A. Arrange for unlicensed assistive personnel to assist the PN during the procedure.

 Arranging for unlicensed assistive personnel to assist the PN during the procedure does not address the incorrect positioning of the client. The priority is to ensure the client is positioned correctly for the sigmoidoscopy, which is typically on the left side with knees drawn toward the chest.  

B. Acknowledge that the PN has positioned the client safely and correctly.

 Acknowledging that the PN has positioned the client safely and correctly is not appropriate because the flat prone position is incorrect for a sigmoidoscopy. The correct position is on the left side with knees drawn toward the chest.

C. Assume care of the client and assign the PN to the care of a different client.
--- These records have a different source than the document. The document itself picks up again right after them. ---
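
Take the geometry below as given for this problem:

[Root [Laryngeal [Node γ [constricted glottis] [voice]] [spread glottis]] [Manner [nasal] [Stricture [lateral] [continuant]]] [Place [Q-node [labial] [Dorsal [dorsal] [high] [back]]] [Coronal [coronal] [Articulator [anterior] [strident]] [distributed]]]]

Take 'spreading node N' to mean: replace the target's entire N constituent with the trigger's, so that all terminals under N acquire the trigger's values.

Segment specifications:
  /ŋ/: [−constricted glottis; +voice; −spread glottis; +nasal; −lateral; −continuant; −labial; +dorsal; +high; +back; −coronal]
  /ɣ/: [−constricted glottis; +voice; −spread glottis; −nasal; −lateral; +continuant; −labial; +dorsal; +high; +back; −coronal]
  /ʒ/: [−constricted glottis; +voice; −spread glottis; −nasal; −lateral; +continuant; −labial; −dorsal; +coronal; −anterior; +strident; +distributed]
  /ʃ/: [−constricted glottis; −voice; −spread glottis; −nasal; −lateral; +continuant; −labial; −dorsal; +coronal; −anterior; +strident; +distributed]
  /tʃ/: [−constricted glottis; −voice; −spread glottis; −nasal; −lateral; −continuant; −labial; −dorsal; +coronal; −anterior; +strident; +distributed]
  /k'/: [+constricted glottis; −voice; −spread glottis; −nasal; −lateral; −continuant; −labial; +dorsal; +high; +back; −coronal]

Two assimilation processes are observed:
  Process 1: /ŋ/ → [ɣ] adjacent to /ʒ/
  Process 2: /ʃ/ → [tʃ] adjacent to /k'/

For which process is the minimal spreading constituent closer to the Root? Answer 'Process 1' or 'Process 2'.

Process 1: the features that change are [nasal], [continuant]; the minimal node is Manner (depth 1).
In Process 2, [continuant] changes, so the minimal spreading node is [continuant] at depth 3.
Manner is closer to Root than [continuant], so Process 1 spreads the higher node.

Process 1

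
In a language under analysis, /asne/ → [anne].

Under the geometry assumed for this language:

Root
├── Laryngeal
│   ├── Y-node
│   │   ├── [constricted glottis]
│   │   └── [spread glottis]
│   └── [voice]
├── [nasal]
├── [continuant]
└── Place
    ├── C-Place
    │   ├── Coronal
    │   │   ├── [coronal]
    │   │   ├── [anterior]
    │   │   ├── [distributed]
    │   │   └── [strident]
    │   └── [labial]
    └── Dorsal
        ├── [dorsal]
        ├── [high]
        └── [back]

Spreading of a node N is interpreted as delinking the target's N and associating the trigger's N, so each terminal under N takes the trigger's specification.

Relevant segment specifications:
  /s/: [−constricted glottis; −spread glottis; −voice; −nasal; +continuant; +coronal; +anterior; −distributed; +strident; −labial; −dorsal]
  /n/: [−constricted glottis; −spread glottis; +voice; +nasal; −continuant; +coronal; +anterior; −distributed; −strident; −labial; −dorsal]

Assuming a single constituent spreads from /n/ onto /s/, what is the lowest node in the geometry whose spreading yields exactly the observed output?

/s/ and [n] differ in [voice], [nasal], [continuant], [strident]; every other specified feature is identical.
In this geometry the lowest node dominating all of them is Root: every daughter of Root dominates only a proper subset, so no lower node suffices.
Delinking /s/'s Root and associating /n/'s Root gives precisely the feature bundle of [n].

Root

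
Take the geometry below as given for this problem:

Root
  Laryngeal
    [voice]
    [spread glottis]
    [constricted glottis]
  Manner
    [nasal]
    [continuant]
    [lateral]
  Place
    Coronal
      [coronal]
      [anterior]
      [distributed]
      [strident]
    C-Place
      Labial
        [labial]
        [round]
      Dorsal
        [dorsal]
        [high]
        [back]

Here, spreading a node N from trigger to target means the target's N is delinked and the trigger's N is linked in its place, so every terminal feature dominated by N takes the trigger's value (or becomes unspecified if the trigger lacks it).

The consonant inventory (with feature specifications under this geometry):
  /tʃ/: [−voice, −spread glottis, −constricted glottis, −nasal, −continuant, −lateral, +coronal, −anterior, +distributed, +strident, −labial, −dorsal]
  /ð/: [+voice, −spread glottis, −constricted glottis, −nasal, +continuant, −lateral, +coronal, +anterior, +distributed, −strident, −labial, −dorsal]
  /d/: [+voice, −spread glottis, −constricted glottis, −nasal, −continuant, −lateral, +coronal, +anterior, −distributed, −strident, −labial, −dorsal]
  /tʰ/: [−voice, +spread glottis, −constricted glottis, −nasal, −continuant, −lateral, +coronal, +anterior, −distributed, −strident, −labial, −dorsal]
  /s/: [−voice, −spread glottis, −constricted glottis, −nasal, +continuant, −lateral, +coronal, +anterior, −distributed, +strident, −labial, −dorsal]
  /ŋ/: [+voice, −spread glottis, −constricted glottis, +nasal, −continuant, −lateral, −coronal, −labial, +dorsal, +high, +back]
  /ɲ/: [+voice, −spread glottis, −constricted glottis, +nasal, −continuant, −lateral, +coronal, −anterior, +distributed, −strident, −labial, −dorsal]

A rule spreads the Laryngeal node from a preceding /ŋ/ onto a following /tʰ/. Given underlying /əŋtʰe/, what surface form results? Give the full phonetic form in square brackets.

[əŋde]

Laryngeal immediately or transitively dominates [voice], [spread glottis], [constricted glottis].
Spreading Laryngeal from /ŋ/ onto /tʰ/ replaces those values with /ŋ/'s: [+voice], [−spread glottis], [−constricted glottis]. Features outside Laryngeal ([nasal], [continuant], [lateral], …) stay as in /tʰ/.
Among the inventory, only /d/ has exactly this specification, giving the surface form [əŋde].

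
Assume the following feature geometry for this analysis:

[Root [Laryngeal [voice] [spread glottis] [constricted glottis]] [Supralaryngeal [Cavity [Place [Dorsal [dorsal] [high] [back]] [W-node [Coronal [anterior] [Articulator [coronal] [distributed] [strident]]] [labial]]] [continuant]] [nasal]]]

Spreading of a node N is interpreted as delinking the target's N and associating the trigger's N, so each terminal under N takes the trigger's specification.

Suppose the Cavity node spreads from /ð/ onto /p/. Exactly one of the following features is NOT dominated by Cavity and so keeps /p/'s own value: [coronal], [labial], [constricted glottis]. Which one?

[constricted glottis]

The terminals dominated by Cavity are [dorsal], [high], [back], [anterior], [coronal], [distributed], [strident], [labial], [continuant].
Of the listed options, [coronal], [labial] are among these and would be overwritten by spreading Cavity.
But [constricted glottis] is a dependent of Laryngeal, outside Cavity; it is therefore untouched by the spreading.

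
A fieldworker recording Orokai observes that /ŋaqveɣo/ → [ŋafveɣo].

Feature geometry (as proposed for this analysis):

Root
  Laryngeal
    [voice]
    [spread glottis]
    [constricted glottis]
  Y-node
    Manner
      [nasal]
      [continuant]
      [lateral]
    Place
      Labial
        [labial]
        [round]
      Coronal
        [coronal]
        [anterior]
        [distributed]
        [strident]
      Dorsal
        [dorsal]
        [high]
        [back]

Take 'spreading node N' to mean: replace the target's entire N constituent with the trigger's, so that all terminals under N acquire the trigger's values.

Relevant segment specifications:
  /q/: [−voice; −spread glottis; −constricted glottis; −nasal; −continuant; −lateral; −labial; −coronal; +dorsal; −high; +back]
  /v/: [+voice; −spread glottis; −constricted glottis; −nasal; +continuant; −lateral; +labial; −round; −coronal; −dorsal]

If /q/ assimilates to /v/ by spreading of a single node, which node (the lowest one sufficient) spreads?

Feature comparison: [continuant], [labial], [round], [dorsal], [high], [back] differ between /q/ and [f]; the remaining terminals match.
Tracing each changed feature up the tree, the paths first meet at Y-node; any lower node misses at least one of them.
If Y-node spreads, every terminal under it takes /v/'s value, producing [f] as observed.
Since [voice] is preserved even though /v/ disagrees there, no node above Y-node spread.

Y-node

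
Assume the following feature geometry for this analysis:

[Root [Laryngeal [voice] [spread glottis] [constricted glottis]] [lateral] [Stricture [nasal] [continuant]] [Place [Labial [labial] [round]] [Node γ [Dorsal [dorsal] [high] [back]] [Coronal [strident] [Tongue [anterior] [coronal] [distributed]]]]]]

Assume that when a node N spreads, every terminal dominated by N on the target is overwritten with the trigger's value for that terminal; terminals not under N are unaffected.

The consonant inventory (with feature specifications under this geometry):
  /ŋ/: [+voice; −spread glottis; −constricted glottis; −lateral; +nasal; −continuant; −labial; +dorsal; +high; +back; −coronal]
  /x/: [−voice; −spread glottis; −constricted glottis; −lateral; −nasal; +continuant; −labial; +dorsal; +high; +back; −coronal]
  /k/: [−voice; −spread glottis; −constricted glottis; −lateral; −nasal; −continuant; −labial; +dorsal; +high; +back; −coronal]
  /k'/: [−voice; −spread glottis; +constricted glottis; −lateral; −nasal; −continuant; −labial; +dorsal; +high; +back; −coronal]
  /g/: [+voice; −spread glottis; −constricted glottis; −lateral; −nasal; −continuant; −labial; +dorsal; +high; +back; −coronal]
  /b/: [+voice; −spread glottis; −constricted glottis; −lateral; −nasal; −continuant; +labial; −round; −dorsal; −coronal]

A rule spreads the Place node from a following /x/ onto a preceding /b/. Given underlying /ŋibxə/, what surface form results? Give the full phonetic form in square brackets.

Terminals under Place in this geometry: [labial], [round], [dorsal], [high], [back], [strident], [anterior], [coronal], [distributed].
The target acquires /x/'s values for everything under Place — [−labial], [+dorsal], [+high], [+back], [−coronal] — while keeping its own [voice], [spread glottis], [constricted glottis], ….
Among the inventory, only /g/ has exactly this specification, giving the surface form [ŋigxə].

[ŋigxə]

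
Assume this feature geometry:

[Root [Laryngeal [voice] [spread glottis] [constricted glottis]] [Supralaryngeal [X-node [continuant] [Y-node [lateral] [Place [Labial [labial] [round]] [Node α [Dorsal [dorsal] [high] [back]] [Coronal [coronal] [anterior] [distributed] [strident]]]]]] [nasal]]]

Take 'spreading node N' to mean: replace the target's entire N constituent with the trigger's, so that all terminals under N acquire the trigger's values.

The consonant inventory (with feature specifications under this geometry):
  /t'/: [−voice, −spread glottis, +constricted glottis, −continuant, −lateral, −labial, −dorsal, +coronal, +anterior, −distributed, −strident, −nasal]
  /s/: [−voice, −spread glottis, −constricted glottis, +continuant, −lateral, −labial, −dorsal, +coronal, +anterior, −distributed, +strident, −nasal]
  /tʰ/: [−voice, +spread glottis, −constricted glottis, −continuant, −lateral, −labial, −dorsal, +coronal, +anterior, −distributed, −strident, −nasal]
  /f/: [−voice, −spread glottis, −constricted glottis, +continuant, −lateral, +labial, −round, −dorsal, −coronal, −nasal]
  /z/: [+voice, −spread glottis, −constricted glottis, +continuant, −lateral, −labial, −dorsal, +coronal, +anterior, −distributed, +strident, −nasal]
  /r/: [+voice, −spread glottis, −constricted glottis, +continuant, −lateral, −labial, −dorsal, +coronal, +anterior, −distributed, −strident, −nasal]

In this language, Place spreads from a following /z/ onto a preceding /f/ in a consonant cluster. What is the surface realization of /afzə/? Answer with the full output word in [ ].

Place immediately or transitively dominates [labial], [round], [dorsal], [high], [back], [coronal], [anterior], [distributed], [strident].
Spreading Place from /z/ onto /f/ replaces those values with /z/'s: [−labial], [−dorsal], [+coronal], [+anterior], [−distributed], [+strident]. Features outside Place ([voice], [spread glottis], [constricted glottis], …) stay as in /f/.
The resulting bundle matches /s/ in the inventory; substituting it for /f/ gives [aszə].

[aszə]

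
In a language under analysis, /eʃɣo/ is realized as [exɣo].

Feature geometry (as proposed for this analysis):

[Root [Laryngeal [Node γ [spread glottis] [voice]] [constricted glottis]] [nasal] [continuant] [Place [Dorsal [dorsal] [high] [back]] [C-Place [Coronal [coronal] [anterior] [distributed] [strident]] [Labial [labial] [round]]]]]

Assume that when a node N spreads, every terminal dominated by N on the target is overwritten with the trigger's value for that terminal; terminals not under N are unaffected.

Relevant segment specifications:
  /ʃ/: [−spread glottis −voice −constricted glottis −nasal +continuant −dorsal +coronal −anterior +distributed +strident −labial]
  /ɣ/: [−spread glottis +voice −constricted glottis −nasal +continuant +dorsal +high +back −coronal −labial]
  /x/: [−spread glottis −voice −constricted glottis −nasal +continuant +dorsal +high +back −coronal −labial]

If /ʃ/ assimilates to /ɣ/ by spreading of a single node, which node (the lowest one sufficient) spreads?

Feature comparison: [coronal], [anterior], [distributed], [strident], [dorsal], [high], [back] differ between /ʃ/ and [x]; the remaining terminals match.
These terminals are all dominated by Place, and no proper subconstituent of Place covers them all; Place is their lowest common ancestor.
Spreading Place from /ɣ/ overwrites each of those terminals with /ɣ/'s values, yielding exactly [x].
[voice] — on which /ɣ/ differs from /ʃ/ — is unchanged, so Root cannot have spread; the constituent is no larger than Place.

Place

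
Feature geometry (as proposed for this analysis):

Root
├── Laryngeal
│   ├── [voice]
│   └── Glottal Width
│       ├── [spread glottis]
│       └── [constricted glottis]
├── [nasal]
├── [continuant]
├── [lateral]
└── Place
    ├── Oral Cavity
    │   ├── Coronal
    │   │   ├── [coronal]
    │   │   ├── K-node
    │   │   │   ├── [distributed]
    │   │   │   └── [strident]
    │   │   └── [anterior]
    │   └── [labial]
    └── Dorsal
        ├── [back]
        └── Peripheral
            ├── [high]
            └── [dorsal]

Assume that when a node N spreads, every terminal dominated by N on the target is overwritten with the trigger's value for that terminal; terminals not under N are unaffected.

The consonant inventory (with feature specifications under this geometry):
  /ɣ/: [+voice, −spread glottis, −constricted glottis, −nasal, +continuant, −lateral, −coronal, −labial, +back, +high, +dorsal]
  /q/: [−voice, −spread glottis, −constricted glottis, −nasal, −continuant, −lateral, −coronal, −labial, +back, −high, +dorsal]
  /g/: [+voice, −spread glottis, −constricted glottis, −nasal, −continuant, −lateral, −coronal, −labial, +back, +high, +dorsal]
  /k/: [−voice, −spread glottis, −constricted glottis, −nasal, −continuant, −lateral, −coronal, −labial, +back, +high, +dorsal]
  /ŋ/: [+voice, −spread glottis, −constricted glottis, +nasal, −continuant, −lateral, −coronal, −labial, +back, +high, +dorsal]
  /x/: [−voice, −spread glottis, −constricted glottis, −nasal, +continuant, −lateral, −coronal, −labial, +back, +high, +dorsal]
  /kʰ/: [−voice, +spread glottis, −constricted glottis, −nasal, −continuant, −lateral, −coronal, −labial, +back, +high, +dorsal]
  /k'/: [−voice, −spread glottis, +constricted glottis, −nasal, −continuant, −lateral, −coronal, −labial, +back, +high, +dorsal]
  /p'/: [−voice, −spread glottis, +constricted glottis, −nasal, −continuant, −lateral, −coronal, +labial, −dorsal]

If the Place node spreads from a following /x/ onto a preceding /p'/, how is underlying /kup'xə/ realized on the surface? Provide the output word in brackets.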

 Assuming care of the client and assigning the PN to the care of a different client does not address the educational opportunity. It is important to demonstrate the correct positioning to the PN to ensure proper care in future procedures.

D. Demonstrate to the PN how to position the client more effectively for the procedure.

 Demonstrating to the PN how to position the client more effectively for the procedure is the correct action. This ensures the client is in the proper position for the sigmoidoscopy and provides an educational opportunity for the PN.

Full Explanation

 

The correct answer is choice D. Demonstrate to the PN how to position the client more effectively for the procedure.

 

Choice A rationale:

 Arranging for unlicensed assistive personnel to assist the PN during the procedure does not address the incorrect positioning of the client. The priority is to ensure the client is positioned correctly for the sigmoidoscopy, which is typically on the left side with knees drawn toward the chest.

 

Choice B rationale:

 Acknowledging that the PN has positioned the client safely and correctly is not appropriate because the flat prone position is incorrect for a sigmoidoscopy. The correct position is on the left side with knees drawn toward the chest.

 

Choice C rationale:

 Assuming care of the client and assigning the PN to the care of a different client does not address the educational opportunity. It is important to demonstrate the correct positioning to the PN to ensure proper care in future procedures.

 

Choice D rationale:

 Demonstrating to the PN how to position the client more effectively for the procedure is the correct action. This ensures the client is in the proper position for the sigmoidoscopy and provides an educational opportunity for the PN.